# Outlook Express with Irish Broadband



## cizzy (17 Apr 2008)

I finally got around to setting up my Outlook Express with my eircom.net address. I put mail.eircom.net as my incoming and smtp.irishbroadband.ie as my outgoing server. I am receiving all my incoming mails but i can't send any. I just keep getting errors.

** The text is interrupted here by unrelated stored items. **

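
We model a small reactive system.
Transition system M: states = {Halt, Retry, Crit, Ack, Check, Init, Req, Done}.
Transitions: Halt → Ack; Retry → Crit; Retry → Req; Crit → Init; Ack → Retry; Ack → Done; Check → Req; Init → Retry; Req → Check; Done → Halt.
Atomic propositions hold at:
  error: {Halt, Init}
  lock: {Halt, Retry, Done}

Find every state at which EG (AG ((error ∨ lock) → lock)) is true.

Sat(error ∨ lock) = {Halt, Retry, Init, Done}
Sat((error ∨ lock) → lock) = {Halt, Retry, Crit, Ack, Check, Req, Done}
AG ((error ∨ lock) → lock): greatest fixpoint, start Z0 = {Halt, Retry, Crit, Ack, Check, Req, Done}, keep only states in Sat with every successor in Z. Z1 = {Halt, Retry, Ack, Check, Req, Done}; Z2 = {Halt, Ack, Check, Req, Done}; Z3 = {Halt, Check, Req, Done}; Z4 = {Check, Req, Done}; Z5 = {Check, Req}; fixed.
Sat(AG ((error ∨ lock) → lock)) = {Check, Req}
EG (AG ((error ∨ lock) → lock)): greatest fixpoint, start Z0 = {Check, Req}, keep only states in Sat with some successor in Z. Already a fixed point.
Sat(EG (AG ((error ∨ lock) → lock))) = {Check, Req}

{Check, Req}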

Any suggestions as to how i can fix this problem would be appreciated.


----------



## wishbone (17 Apr 2008)

I'm sorry I don't know anything about settings for eircom but I expect your outgoing smtpserver should be still eircom.net rather than irishbroadband.  There's something listening on port 25 on smtp.eircom.net - maybe you could try that or mail.eircom.net also.


----------



## Dearg Doom (17 Apr 2008)

Can you give more details of the error? Make sure you have configured the correct username & password for the outgoing server.


----------



## Towger (17 Apr 2008)

Try "mail1.eircom.net" and insure it set to POP3. You could also check this  http://autoreg.eircom.net/unblocker/ on 'Inbox Unblocking'.


----------



## Dearg Doom (17 Apr 2008)

Towger said:


> Try "mail1.eircom.net" and insure it set to POP3. You could also check this  http://autoreg.eircom.net/unblocker/ on 'Inbox Unblocking'.



POP3 only applies to incoming mail. The OP is receiving their incoming mail so there isn't a problem with POP3 configuration. The problem is with SMTP (outbound e-mail).


----------



## jpd (17 Apr 2008)

I had a similar problem and it was solved by using a different SMTP server than the one given by Irish Broadband. I found the correct name on their website but it was certainly the case that the name given in the setup document was incorrect.

Sorry, since switched to Perlico broadband so don't have correct address to hand


----------